I mused that this seemed an unlikely request from any boy, most of whom I have found uninterested in tableware on the best occasion, and especially from an orphan whom one might have supposed to have been forced by necessity to dig into all manner of food scraps with his hands. However it was not a question to which I needed reply in the negative, for I always carry my fork in the inner left breast pocket of my coat, which I call my fork pocket. I gave the orphan my fork and pulled my knife from my boot to use on the remaining pie.
“This is a very nice fork,” said the orphan.
“Of course it is,” said I. “That fork came from the table of the Queen of Aerithraine herself.”
“You stole this fork from a Queen?”
“Impudent whelp!” cried I. “That fine fork was a gift from the queen, with whom I once had the pleasure of spending a fortnight.”
“What kind of queen gives a man a fork?”
“A kind and gracious one.”
That apparently satisfied the boy’s curiosity for the moment and for the next few minutes we concentrated upon the pies. I am not one to mourn a lost pie and that is well, for the pie that was lost to me on that night, as I have previously mentioned, was a pie for the ages. A fine pie. A beautiful pie. A wonderful pie. This new pie was almost as good though. It was a crabapple pie, which was a common pie to come upon in winter in those parts, which is to say Brest, as cooks used the crabapples they had put up the previous fall. This pie was an uncommonly good pie, with nutmeg and cinnamon and cloves and butter. I had more than a few bites by the time the boy spoke again.
“What kind of pie is that?”
“Crabapple,” I replied. “What pie do you have?”
“It is a meat pie.”
“A meat pie,” I mused, as I thought back upon how long it had been since I had eaten any other meat than venison. I had eaten a sausage a week before, but it had been a fortnight and half again since I had eaten mutton stew with potatoes and black bread in Hammlintown. That had been a fine stew and the serving wench who brought it to me had been nice and plump with the top two buttons of her blouse undone, and she had smiled quite fetchingly when she had set down the tray. Stew is a wonderful food and even when it is not served by a nice, plump serving wench with the top two buttons of her blouse undone. It always seems to give me the same feeling when I eat it that a nice, plump serving wench with the top two buttons of her blouse undone gives me when I see her.
“What are you doing now?” asked the orphan.
“Pondering stew,” said I.
“Well stop it. Rather ponder this instead. You eat half of your crabapple pie and I will eat half of my meat pie. Then we can trade and eat the other halves of each others pies.”
“All right,” I agreed. “But this will mean that I have to eat my dessert first and my supper after.”
“Just pretend that the meat pie is your dessert and the crabapple pie is your supper.”
“A crabapple pie could be a fine supper. In fact I have been to countries where the most common part of a supper is crabapple pie.”

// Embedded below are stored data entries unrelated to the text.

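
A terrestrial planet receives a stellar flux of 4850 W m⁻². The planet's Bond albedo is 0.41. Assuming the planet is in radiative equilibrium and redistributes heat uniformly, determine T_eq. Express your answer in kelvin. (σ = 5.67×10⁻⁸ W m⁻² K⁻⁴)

Energy balance: absorbed = emitted ⇒ πR²·S(1−A) = 4πR²·σT_eq⁴, so T_eq⁴ = S(1−A)/(4σ).
T_eq = [4850 × 0.59 / (4 × 5.67×10⁻⁸)]^(1/4) = (1.26×10¹⁰)^(1/4) = 335 K.

T_eq ≈ 335 K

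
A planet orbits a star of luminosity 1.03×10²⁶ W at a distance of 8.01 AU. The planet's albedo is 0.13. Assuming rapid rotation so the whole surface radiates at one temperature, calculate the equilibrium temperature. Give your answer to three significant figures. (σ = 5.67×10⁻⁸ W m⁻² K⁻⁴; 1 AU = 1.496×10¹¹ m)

T_eq ≈ 68.4 K

d = 8.01 AU = 1.20×10¹² m.
Flux: S = L/(4πd²) = 1.03×10²⁶/(4π×(1.20×10¹²)²) = 5.71 W m⁻².
Energy balance: absorbed = emitted ⇒ πR²·S(1−A) = 4πR²·σT_eq⁴, so T_eq⁴ = S(1−A)/(4σ).
T_eq = [5.71 × 0.87 / (4 × 5.67×10⁻⁸)]^(1/4) = (2.19×10⁷)^(1/4) = 68.4 K.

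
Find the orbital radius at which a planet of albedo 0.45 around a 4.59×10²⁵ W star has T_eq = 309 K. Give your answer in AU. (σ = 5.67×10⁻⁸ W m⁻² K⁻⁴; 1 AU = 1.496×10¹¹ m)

From T_eq⁴ = L(1−A)/(16πσd²): d = √[L(1−A)/(16πσT_eq⁴)].
d = √[4.59×10²⁵ × 0.55 / (16π × 5.67×10⁻⁸ × (309)⁴)] = 3.12×10¹⁰ m = 0.208 AU.

d ≈ 0.208 AU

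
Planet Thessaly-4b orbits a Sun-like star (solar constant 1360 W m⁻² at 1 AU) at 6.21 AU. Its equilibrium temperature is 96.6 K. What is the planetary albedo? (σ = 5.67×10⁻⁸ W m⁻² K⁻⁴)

Flux at 6.21 AU: S = 1360/6.21² = 35.3 W m⁻².
From T_eq⁴ = S(1−A)/(4σ): 1−A = 4σT_eq⁴/S.
1−A = 4 × 5.67×10⁻⁸ × (96.6)⁴ / 35.3 = 0.560.

A ≈ 0.44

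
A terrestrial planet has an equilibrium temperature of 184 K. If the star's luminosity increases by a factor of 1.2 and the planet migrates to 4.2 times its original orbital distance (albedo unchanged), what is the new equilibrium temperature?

T_eq ∝ L^(1/4) · d^(−1/2).
T′ = 184 × 1.2^(1/4) / 4.2^(1/2) = 94.0 K.

T_eq ≈ 94.0 K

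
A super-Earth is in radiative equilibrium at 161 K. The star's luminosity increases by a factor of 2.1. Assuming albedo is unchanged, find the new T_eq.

T_eq ≈ 194 K

T_eq ∝ L^(1/4) · d^(−1/2).
T′ = 161 × 2.1^(1/4) = 194 K.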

“But a meat pie is in no country a dessert.”
“Then trade me now.”
“How much have you eaten?” I asked.
“About a fourth. How much have you eaten?”
“About a fifth.”
“Then eat another twentieth,” said he. “Then we will trade pies and each eat two thirds of what remains and then trade them back. At that point, we will each eat what remains of the pie we originally started with. That way you can think of the first portion of the crabapple pie as an appetizer, the portion you eat of the meat pie as your supper, and the final portion of the crabapple pie as your dessert.”
“You are a fine mathematician for an orphan,” said I, “but it suits me. Will it not bother you that your appetizer and your dessert are of meat pie and your supper is of crabapple pie?”
“I have decided that I will make this sacrifice,” said he, “since it was you that provided the meal.”